1. **Fuel exhaustion during IO loops** — `arb_run_io` internally calls `reduce.reduce` with a fuel parameter. Should it accept a total fuel budget, or reset fuel per reduction step? The Haskell side has no fuel limit; we may want `arb_run_io_unlimited` and `arb_run_io_fueled` variants.

2. **State threading** — The Haskell driver threads an environment and mutable state tree through the runtime. These are opaque `T` values manipulated by tricu code. The Zig driver must preserve them exactly across scheduler switches.

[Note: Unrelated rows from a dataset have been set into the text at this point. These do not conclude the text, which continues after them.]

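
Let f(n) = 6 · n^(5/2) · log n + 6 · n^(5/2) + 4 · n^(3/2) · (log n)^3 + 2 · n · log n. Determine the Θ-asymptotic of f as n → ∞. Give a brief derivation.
f(n) ∈ Θ(n^(5/2) · log n)

Compare the terms by growth order. For large n, n^a · (log n)^b dominates n^a' · (log n)^b' iff a > a', or (a = a' and b > b'). Ranking the 4 terms shows the dominant one is 6 · n^(5/2) · log n. Hence f(n) ∈ Θ(n^(5/2) · log n).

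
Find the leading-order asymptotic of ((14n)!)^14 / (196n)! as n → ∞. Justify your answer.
((14n)!)^14/(196n)! ~ ((2π·14n)^(13/2) / sqrt(14)) · 14^(−14·14n)  →  0

Write N = 14n. Stirling: N! ~ sqrt(2π N)(N/e)^N and (14N)! ~ sqrt(2π·14N)·(14N/e)^(14N).
  (N!)^14/(14N)! ~ (2π N)^(14/2) (N/e)^(14N) / [sqrt(2π·14N) (14N/e)^(14N)]
     = (2π N)^(14/2) / sqrt(2π·14N) · (N/(14N))^(14N)
     = (2π N)^((14−1)/2) / sqrt(14) · 14^(−14N).
Since 14^14 > 1, the factor 14^(−14N) decays exponentially, so the ratio → 0. Substituting N = 14n gives the stated form.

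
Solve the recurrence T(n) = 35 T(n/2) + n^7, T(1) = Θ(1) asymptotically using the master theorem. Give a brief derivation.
T(n) = Θ(n^7)

log_2 35 ≈ 5.129. f(n) = n^7 dominates n^(log_2 35) since 7 > 5.129, and the regularity condition a·f(n/b) = 35·(n/2)^7 = (35/128)·n^7 ≤ c·f(n) holds with c = 35/128 ≈ 0.273 < 1. So this is Case 3: T(n) = Θ(f(n)) = Θ(n^7).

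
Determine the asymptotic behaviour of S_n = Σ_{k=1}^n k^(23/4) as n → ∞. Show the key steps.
S_n ~ (4/27) · n^(27/4)

Integral comparison: Σ_{k=1}^n k^(23/4) = ∫_0^n x^(23/4) dx + O(n^(23/4)). The integral is n^(1 + 23/4) / (1 + 23/4) = n^((23+4)/4) / ((23+4)/4) = (4/27) · n^(27/4).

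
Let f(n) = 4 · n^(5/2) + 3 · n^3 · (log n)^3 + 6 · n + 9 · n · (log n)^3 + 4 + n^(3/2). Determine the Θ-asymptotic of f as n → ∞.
f(n) ∈ Θ(n^3 · (log n)^3)

Compare the terms by growth order. For large n, n^a · (log n)^b dominates n^a' · (log n)^b' iff a > a', or (a = a' and b > b'). Ranking the 6 terms shows the dominant one is 3 · n^3 · (log n)^3. Hence f(n) ∈ Θ(n^3 · (log n)^3).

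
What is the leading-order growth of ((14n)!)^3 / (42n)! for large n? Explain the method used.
((14n)!)^3/(42n)! ~ ((2π·14n)^(2/2) / sqrt(3)) · 3^(−3·14n)  →  0

Write N = 14n. Stirling: N! ~ sqrt(2π N)(N/e)^N and (3N)! ~ sqrt(2π·3N)·(3N/e)^(3N).
  (N!)^3/(3N)! ~ (2π N)^(3/2) (N/e)^(3N) / [sqrt(2π·3N) (3N/e)^(3N)]
     = (2π N)^(3/2) / sqrt(2π·3N) · (N/(3N))^(3N)
     = (2π N)^((3−1)/2) / sqrt(3) · 3^(−3N).
Since 3^3 > 1, the factor 3^(−3N) decays exponentially, so the ratio → 0. Substituting N = 14n gives the stated form.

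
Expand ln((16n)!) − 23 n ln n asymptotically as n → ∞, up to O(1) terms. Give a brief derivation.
ln((16n)!) − 23 n ln n = −7 n ln n + 16(ln 16 − 1) n + (1/2) ln(2π·16n) + O(1/n)

Stirling: ln((16n)!) = 16n ln(16n) − 16n + (1/2) ln(2π·16n) + O(1/n).
Expand 16n ln(16n) = 16n (ln n + ln 16) = 16n ln n + 16n ln 16.
Subtract 23n ln n: leading term is (16 − 23) n ln n = −7 n ln n. The next term is 16n ln 16 − 16n = 16(ln 16 − 1) n. Then the (1/2) ln(2π·16n) correction.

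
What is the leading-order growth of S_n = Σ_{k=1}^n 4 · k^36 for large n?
S_n ~ 4 · n^37 / 37

By integral comparison (Euler-Maclaurin), Σ_{k=1}^n 4 · k^36 = 4 · ∫_0^n x^36 dx + O(n^36) = 4 · n^37/37 + O(n^36). (Equivalently, Faulhaber's formula gives the same leading term.)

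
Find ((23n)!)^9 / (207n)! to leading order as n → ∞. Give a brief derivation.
((23n)!)^9/(207n)! ~ ((2π·23n)^(8/2) / 3) · 9^(−9·23n)  →  0

Write N = 23n. Stirling: N! ~ sqrt(2π N)(N/e)^N and (9N)! ~ sqrt(2π·9N)·(9N/e)^(9N).
  (N!)^9/(9N)! ~ (2π N)^(9/2) (N/e)^(9N) / [sqrt(2π·9N) (9N/e)^(9N)]
     = (2π N)^(9/2) / sqrt(2π·9N) · (N/(9N))^(9N)
     = (2π N)^((9−1)/2) / 3 · 9^(−9N).
Since 9^9 > 1, the factor 9^(−9N) decays exponentially, so the ratio → 0. Substituting N = 23n gives the stated form.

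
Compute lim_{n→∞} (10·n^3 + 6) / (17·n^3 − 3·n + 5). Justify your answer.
lim = 10/17

For large n the leading n^3 terms dominate both numerator and denominator. Dividing top and bottom by n^3, every other term tends to 0, leaving 10/17.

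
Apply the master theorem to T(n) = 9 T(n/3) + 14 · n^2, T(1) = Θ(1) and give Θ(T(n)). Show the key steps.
T(n) = Θ(n^2 log n)

log_3 9 = 2, and f(n) = 14 · n^2 = Θ(n^(log_3 9)). This is Case 2 of the master theorem: T(n) = Θ(f(n) · log n) = Θ(n^2 log n).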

3. **Binary vs text I/O** — `readFile` currently returns bytes (via `ofBytes` / `toString` in Haskell). The Zig driver must match the encoding exactly so that tricu code sees the same values in both hosts.

4. **Error parity** — Every error code (1–99) and its corresponding tree shape must match Haskell exactly. Divergence here breaks cross-host compatibility.

## Success Criteria

- `tricu-zig --io demos/interactionTrees/greet.tri` prints `Hello, tricu` in <10ms.
- `tricu-zig --io --unsafe-io demos/interactionTrees/writeThenRead.tri` writes and reads back a temp file correctly.
- `tricu-zig --io --unsafe-io demos/interactionTrees/forkAwait.tri` completes with correct async results.
- Python FFI can call `arb_run_io` and observe stdout from a tricu program.
- No regression in pure-reduction benchmarks (native path still ~0.005s for `id`).